La banca colombiana, que de responsabilidad social poco sabe, se ha ido especializando, gracias entre otras cosas a la tecnología, en esquilmar los bolsillos de sus incautos ahorradores y cuentahabientes, a quienes les cobran y les cargan de manera descarada hasta las llamadas para averiguar sus saldos.

Los bancos todo lo contabilizan en contra de sus clientes. Sus intereses de usura en cualquier parte del mundo en nada se parecen a lo que le pagan al pobre Juan Pueblo que les lleva sus ahorros y que en muchos casos, si no los mueven, los pierden.

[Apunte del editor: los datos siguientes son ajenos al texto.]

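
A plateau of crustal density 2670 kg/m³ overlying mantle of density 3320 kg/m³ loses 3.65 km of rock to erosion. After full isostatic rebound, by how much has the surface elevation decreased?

0.715 km

Rebound u = e ρ_c/ρ_m = 3.65 km × 2670/3320 = 2.935 km.
Net surface drop = e − u = 3.65 km − 2.935 km = e (ρ_m − ρ_c)/ρ_m = 0.715 km.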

Seguramente el fenómeno sociológico de las pirámides fue un desahogo de los ahorradores cansados de las “chichiguas” que a manera de limosnas les dan cuando no les quitan.

Pero vaya endéudese con el sistema financiero de Colombia. Un mínimo atraso es castigado con sevicia. Un mísero sobregiro no cubierto es causal de sanciones leoninas cobradas con sangre. Un préstamo no cancelado oportunamente se convierte en botín al arrebatarle al acreedor el patrimonio de toda su vida.

Los excesos de los banqueros contra sus clientes contrastan con la ampulosidad y el sibaritismo de sus vidas, gracias no sólo a sus sueldos, sino a las coimas y ceveyés que los vuelven ricos de la noche a la mañana como “socios” que se nutren de operaciones oscuras y fraudulentas.

No pueden existir unos bancos así de boyantes en una comunidad enferma y miserable. Alguien dice que eso es terrorismo de cuello blanco. Yo no llegaría hasta allá, pero sí inculparía al sector financiero, y a quienes dicen vigilarlo, de ser los autores y los responsables de aquellas injusticias en este país que hacen que Juan Pueblo pierda que pierda y la banca gane que gane.